# Bounded function

• Jan 13th 2011, 01:00 PM
mus
Bounded function
Can someone assist me in the following:

Let V be the space of continuous functions $f: \mathbb{R} \to \mathbb{R}$, such that:

$\forall \epsilon >0 \exists a\in \mathbb{R}^{+} \forall x \in \mathbb{R}: |x|>a \Rightarrow |f(x)|< \epsilon$

I have shown that $V$ is a vector space.

How do I show that every $f \in V$ is bounded.
• Jan 13th 2011, 01:12 PM
Drexel28
Quote:

Originally Posted by mus
Can someone assist me in the following:

Let V be the space of continuous functions $f: \mathbb{R} \to \mathbb{R}$, such that:

$\forall \epsilon >0 \exists a\in \mathbb{R}^{+} \forall x \in \mathbb{R}: |x|>a \Rightarrow |f(x)|< \epsilon$

I have shown that $V$ is a vector space.

How do I show that every $f \in V$ is bounded.

These are called functions of compact support. They're obviously bounded since there exists some compact set $C\subseteq\mathbb{R}$ such that $\displaystyle \sup_{x\in\mathbb{R}-C}|f(x)|<1$ and so for every $x\in\mathbb{R}$ one has $\displaystyle |f(x)|\leqslant \max\{1,\sup_{x\in C}|f(x)|\}$. So answer me this why is $\displaystyle \sup_{x\in C}|f(x)|<\infty$.
• Jan 13th 2011, 01:38 PM
Jose27
Quote:

Originally Posted by Drexel28
These are called functions of compact support.

Actually, functions with compact support are those which are zero outside of some compact set. This space V (sometimes denoted $C_0(\mathbb{R})$) is the space of functions vanishing at infinity.
• Jan 13th 2011, 02:14 PM
surjective
Could you kindly elaborate on the above. It is too abstract!!
• Jan 13th 2011, 02:47 PM
Plato
Quote:

Originally Posted by mus
Let V be the space of continuous functions $f: \mathbb{R} \to \mathbb{R}$, such that:
$\forall \epsilon >0 \exists a\in \mathbb{R}^{+} \forall x \in \mathbb{R}: |x|>a \Rightarrow |f(x)|< \epsilon$
How do I show that every $f \in V$ is bounded.

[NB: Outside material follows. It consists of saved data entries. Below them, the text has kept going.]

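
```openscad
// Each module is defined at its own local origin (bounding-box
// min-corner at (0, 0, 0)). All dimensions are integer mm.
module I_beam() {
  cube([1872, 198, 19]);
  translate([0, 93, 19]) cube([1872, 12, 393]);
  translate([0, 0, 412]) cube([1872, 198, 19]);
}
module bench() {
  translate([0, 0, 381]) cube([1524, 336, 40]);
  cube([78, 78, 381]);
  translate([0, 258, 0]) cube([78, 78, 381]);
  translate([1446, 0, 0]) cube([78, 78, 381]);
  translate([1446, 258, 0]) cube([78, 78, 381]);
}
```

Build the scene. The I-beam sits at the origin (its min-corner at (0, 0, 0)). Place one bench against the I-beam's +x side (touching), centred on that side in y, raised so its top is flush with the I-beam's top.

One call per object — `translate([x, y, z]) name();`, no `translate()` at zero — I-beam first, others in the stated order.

I_beam();
translate([1872, -69, 10]) bench();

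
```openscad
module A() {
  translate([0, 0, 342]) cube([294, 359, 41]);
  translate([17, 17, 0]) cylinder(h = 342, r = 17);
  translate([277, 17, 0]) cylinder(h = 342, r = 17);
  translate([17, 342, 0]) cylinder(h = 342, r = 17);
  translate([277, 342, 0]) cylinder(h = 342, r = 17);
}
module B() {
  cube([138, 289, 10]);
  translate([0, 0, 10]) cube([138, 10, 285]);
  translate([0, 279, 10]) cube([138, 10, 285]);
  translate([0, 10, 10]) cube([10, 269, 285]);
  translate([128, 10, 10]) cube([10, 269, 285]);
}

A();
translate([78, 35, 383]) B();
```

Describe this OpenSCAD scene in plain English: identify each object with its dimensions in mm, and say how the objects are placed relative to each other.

A is a four-legged stool. The seat is a 294×359×41 mm slab whose top surface is at z = 383 mm; four round legs, each 34 mm in diameter, run from the floor (z = 0) to the underside of the seat, each leg's axis is inset half a diameter from the nearest pair of seat edges (so the leg's bounding box is flush with the corner).

B is an open-topped rectangular box: outside dimensions 138×289×295 mm, with a uniform wall and base thickness of 10 mm. The base is a full 138×289 slab on the floor; four walls sit on top of the base. The front and back walls (the −y and +y sides) span the full width; the two side walls fit between them.

The open box is on top of the stool, centred.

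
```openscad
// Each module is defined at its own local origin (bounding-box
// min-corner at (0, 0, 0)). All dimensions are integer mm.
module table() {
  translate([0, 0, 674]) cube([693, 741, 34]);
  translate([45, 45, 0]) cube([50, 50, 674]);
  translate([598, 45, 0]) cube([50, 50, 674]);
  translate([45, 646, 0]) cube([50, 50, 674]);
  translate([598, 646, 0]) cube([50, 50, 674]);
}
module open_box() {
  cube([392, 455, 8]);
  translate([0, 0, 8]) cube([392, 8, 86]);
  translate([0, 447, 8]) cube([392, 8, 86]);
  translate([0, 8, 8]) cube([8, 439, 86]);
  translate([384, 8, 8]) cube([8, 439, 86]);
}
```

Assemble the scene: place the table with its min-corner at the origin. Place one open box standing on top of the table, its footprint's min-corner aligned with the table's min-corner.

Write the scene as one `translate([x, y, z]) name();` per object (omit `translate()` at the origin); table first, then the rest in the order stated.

table();
translate([0, 0, 708]) open_box();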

In the above let $\epsilon =1$ then there is $a_1>0$ such that $|x|>a_1\Rightarrow ~|f(x)|< 1$.
Now $f$ is bounded on $[-a_1,a_1]$. WHY?
Does that mean that $f$ is bounded on $\mathbb{R}~?$
• Jan 13th 2011, 03:17 PM
Drexel28
Quote:

Originally Posted by Jose27
Actually, functions with compact support are those which are zero outside of some compact set. This space V (sometimes denoted $C_0(\mathbb{R})$) is the space of functions vanishing at infinity.

Of course. Stupid slip of the tongue.
• Jan 13th 2011, 04:49 PM
mus
Don't see how f it is bounded on [-a1;a1]? Please explain!
• Jan 13th 2011, 05:05 PM
Plato
Quote:

Originally Posted by mus
Don't see how f it is bounded on [-a1;a1]? Please explain!

Are saying that you are working on the sorts of problems and do not know that continuous functions on finite closed intervals are bounded? If that is true, then you need to sit down a live tutor and work through you misunderstandings.
• Jan 13th 2011, 05:14 PM
mus
This subject is completely new to me and when your teacher rushes through the book without giving time to study the theorems then what do you expect? By the way I did not post to get talked down to but to be enlightened. So if I lack the basics then either my tutor could give that to me or you could be helpful enough to do so. I could say alot more but I will refrain. Could anyone else be kind enough to help me through this problem without the sarcasm.

Thanks a lot.
• Jan 13th 2011, 05:24 PM
Plato
Quote:

Originally Posted by mus
This subject is completely new to me and when your teacher rushes through the book without giving time to study the theorems then what do you expect? By the way I did not post to get talked down to but to be enlightened. So if I lack the basics then either my tutor could give that to me or you could be helpful enough to do so. I could say alot more but I will refrain. Could anyone else be kind enough to help me through this problem without the sarcasm

There in nothing in my reply to suggest that I meant to make you feel bad. I simply suggested that you have a one-on one, face to face contact with you instructor.
It is simply a fact that: Continuous functions on compact sets are bounded. If you do not understand that, then you need ‘live’ help.